The problem is worse than you might think. Already research has shown that a vast number of machines lie completely open to attack. For instance, in 2011, after scanning large sections of the Internet, computer scientists Ang Cui and Sal Stolfo at Columbia University identified more than 1.4 million publicly accessible embedded computers in 144 countries that still had factory default passwords that would give anyone with online access total control over the machines. These devices, which make up about one in five of the embedded computers they found (pdf), included routers, video-conferencing units, cable TV boxes and firewalls used to defend computer networks.
These vulnerabilities pose a host of dangers. In 2011 Cui and Stolfo revealed they could hack into printers (pdf) made by Hewlett–Packard with infected documents or by connecting to them online, allowing them to spy on everything printed with those machines and to break into every computer linked to the printers. (HP has since fixed this vulnerability.) Cui also explains it could be easy to develop malicious software or malware that would allow hackers to shut down infected routers just by pinging them an innocuous data packet.
Attacks against embedded system aren't the kind "where criminals are trying to get credit card data," Cui says. "They're more stealthy.
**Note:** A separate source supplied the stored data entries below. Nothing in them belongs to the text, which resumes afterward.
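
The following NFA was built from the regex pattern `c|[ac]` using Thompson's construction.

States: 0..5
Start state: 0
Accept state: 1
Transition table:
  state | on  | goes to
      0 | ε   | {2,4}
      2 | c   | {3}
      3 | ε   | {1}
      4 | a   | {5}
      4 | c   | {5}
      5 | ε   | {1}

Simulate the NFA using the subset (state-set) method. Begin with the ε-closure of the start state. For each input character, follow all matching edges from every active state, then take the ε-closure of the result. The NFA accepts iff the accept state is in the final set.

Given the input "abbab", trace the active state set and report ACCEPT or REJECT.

Answer: REJECT

Steps:
S₀ = ε-closure({0}) = {0,2,4}
'a' @ 1: {1,5}  ✓accept
'b' @ 2: {}  — dead — no transitions
rest 'bab' ignored (set empty)
end set {} — state 1 not in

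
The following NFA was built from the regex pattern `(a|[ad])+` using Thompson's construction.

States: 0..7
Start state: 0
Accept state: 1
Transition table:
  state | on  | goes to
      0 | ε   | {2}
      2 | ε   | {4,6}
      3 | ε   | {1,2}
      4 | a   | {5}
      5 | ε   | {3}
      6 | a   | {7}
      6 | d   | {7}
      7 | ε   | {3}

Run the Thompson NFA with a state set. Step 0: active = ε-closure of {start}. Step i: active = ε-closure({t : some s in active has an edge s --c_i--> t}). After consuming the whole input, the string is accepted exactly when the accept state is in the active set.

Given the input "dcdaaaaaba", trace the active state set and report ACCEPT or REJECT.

start: ε-closure({0}) = {0,2,4,6}
'd' @ 1: {1,2,3,4,6,7}  [accepting]
'c' @ 2: {}  — dead — no transitions
rest 'daaaaaba' ignored (set empty)
end set {} — state 1 not in

Answer: REJECT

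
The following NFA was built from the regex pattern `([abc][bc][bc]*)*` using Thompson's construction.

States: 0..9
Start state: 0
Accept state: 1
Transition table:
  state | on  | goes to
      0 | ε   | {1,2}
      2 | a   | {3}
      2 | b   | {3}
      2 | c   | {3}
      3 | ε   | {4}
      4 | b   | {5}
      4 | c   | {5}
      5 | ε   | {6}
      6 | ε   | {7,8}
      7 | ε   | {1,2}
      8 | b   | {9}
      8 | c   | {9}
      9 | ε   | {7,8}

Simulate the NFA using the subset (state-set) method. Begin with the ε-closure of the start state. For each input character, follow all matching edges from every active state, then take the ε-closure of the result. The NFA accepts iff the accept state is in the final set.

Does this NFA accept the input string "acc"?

Answer: ACCEPT

Derivation:
S₀ = ε-closure({0}) = {0,1,2}
'a' @ 1: {3,4}
'c' @ 2: {1,2,5,6,7,8}  [accepting]
'c' @ 3: {1,2,3,4,7,8,9}  [accepting]
final: {1,2,3,4,7,8,9}; accept 1 in set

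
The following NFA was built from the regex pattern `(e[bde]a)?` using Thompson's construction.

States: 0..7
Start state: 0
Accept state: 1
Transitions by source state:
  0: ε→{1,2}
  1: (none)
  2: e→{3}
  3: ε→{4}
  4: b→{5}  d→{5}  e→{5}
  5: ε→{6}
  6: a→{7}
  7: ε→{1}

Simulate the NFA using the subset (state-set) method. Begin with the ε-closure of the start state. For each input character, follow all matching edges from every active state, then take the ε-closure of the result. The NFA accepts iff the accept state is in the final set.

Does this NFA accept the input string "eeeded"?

start: ε-closure({0}) = {0,1,2}
'e' @ 1: {3,4}
'e' @ 2: {5,6}
'e' @ 3: {}  — state set empty
rest 'ded' ignored (set empty)
final: {}; accept 1 not in set

Answer: REJECT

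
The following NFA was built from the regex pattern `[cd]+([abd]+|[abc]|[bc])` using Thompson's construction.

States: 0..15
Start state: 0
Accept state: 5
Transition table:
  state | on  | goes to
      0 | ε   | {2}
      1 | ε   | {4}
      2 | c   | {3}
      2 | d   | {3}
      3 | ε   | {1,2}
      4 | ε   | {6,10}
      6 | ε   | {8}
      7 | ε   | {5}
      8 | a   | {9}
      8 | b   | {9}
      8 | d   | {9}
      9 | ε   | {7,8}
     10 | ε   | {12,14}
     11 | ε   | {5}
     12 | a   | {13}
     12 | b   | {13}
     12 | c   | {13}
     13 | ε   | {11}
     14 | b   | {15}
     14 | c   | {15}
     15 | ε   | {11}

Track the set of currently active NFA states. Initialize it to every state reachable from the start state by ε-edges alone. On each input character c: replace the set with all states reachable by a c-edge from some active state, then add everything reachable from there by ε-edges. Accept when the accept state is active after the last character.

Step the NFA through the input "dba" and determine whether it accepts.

Answer: ACCEPT

Derivation:
initial (ε-close {0}): {0,2}
'd' @ 1: {1,2,3,4,6,8,10,12,14}
'b' @ 2: {5,7,8,9,11,13,15}  (accept∈set)
'a' @ 3: {5,7,8,9}  (accept∈set)
final: {5,7,8,9}; accept 5 in set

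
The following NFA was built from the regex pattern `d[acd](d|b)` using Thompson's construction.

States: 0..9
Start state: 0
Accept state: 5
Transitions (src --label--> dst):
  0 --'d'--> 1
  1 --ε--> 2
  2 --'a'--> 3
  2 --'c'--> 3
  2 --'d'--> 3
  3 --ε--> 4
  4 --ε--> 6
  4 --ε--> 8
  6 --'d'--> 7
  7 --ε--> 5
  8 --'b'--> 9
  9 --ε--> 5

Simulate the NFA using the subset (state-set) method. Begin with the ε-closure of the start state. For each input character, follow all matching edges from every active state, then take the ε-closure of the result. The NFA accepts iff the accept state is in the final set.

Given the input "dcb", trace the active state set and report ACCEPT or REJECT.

Answer: ACCEPT

Trace:
initial (ε-close {0}): {0}
'd' @ 1: {1,2}
'c' @ 2: {3,4,6,8}
'b' @ 3: {5,9}  [accepting]
end set {5,9} — state 5 in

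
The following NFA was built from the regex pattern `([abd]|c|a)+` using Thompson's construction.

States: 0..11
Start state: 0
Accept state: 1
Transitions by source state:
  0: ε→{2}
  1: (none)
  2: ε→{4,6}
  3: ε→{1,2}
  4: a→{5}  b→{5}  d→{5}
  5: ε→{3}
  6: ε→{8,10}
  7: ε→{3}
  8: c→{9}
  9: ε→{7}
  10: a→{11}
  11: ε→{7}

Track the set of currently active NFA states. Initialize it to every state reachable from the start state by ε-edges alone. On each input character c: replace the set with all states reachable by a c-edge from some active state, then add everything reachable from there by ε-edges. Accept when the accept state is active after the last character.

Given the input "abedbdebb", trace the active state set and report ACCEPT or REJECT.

Answer: REJECT

Trace:
start: ε-closure({0}) = {0,2,4,6,8,10}
'a' @ 1: {1,2,3,4,5,6,7,8,10,11}  ✓accept
'b' @ 2: {1,2,3,4,5,6,8,10}  ✓accept
'e' @ 3: {}  — dead — no transitions
rest 'dbdebb' ignored (set empty)
final: {}; accept 1 not in set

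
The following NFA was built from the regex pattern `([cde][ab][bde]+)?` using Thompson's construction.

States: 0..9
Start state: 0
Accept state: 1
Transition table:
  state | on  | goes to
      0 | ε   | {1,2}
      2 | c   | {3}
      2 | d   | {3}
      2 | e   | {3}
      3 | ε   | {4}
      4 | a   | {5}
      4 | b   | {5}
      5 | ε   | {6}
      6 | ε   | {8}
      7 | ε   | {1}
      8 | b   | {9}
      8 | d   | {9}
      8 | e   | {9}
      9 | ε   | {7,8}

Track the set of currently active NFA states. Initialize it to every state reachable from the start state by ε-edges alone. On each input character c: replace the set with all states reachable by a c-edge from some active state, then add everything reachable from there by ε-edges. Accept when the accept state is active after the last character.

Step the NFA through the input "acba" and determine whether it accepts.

start: ε-closure({0}) = {0,1,2}
'a' @ 1: {}  — state set empty
rest 'cba' ignored (set empty)
after full input: {}  (accept=1 not in)

Answer: REJECT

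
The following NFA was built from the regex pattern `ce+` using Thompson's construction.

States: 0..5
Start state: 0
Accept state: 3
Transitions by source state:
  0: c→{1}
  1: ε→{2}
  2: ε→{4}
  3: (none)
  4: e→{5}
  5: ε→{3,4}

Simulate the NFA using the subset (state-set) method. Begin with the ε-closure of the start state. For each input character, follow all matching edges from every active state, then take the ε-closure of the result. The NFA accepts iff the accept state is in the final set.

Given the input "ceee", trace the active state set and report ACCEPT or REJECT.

Answer: ACCEPT

Derivation:
S₀ = ε-closure({0}) = {0}
'c' @ 1: {1,2,4}
'e' @ 2: {3,4,5}  [accepting]
'e' @ 3: {3,4,5}  [accepting]
'e' @ 4: {3,4,5}  [accepting]
final: {3,4,5}; accept 3 in set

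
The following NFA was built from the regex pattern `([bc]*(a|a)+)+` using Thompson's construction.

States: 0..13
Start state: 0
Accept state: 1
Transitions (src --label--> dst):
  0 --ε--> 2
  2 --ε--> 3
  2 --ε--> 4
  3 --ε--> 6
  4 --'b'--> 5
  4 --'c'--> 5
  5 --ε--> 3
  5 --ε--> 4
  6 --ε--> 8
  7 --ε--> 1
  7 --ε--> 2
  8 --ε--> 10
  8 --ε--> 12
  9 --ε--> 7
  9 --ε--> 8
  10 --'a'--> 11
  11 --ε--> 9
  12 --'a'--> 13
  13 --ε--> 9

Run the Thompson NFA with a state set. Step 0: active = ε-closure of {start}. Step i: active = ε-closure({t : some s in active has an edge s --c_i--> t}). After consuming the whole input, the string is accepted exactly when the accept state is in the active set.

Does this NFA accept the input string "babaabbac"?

Answer: REJECT

Steps:
start: ε-closure({0}) = {0,2,3,4,6,8,10,12}
'b' @ 1: {3,4,5,6,8,10,12}
'a' @ 2: {1,2,3,4,6,7,8,9,10,11,12,13}  ✓accept
'b' @ 3: {3,4,5,6,8,10,12}
'a' @ 4: {1,2,3,4,6,7,8,9,10,11,12,13}  ✓accept
'a' @ 5: {1,2,3,4,6,7,8,9,10,11,12,13}  ✓accept
'b' @ 6: {3,4,5,6,8,10,12}
'b' @ 7: {3,4,5,6,8,10,12}
'a' @ 8: {1,2,3,4,6,7,8,9,10,11,12,13}  ✓accept
'c' @ 9: {3,4,5,6,8,10,12}
final: {3,4,5,6,8,10,12}; accept 1 not in set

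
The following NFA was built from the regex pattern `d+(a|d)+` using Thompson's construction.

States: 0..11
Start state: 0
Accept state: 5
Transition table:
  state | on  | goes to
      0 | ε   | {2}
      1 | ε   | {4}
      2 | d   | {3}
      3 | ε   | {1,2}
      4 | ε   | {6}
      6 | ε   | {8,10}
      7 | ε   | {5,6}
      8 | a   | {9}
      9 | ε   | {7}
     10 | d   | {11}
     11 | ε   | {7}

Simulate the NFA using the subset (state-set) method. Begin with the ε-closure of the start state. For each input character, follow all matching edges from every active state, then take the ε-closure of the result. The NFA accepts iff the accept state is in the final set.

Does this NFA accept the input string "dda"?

S₀ = ε-closure({0}) = {0,2}
'd' @ 1: {1,2,3,4,6,8,10}
'd' @ 2: {1,2,3,4,5,6,7,8,10,11}  (accept∈set)
'a' @ 3: {5,6,7,8,9,10}  (accept∈set)
after full input: {5,6,7,8,9,10}  (accept=5 in)

Answer: ACCEPT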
More sophisticated. This is corporate espionage–level stuff. Cyber war–level stuff. The people looking to target these systems aren't out to make a big splash, but might aim to take down a country's critical infrastructure."
One problem researchers face in designing safeguards for these vulnerabilities is the incredible diversity found in the programs running embedded computers. For instance, Cui notes that routers made only by Cisco possess about 300,000 different firmware images—the operating systems of embedded computers and their accompanying programs.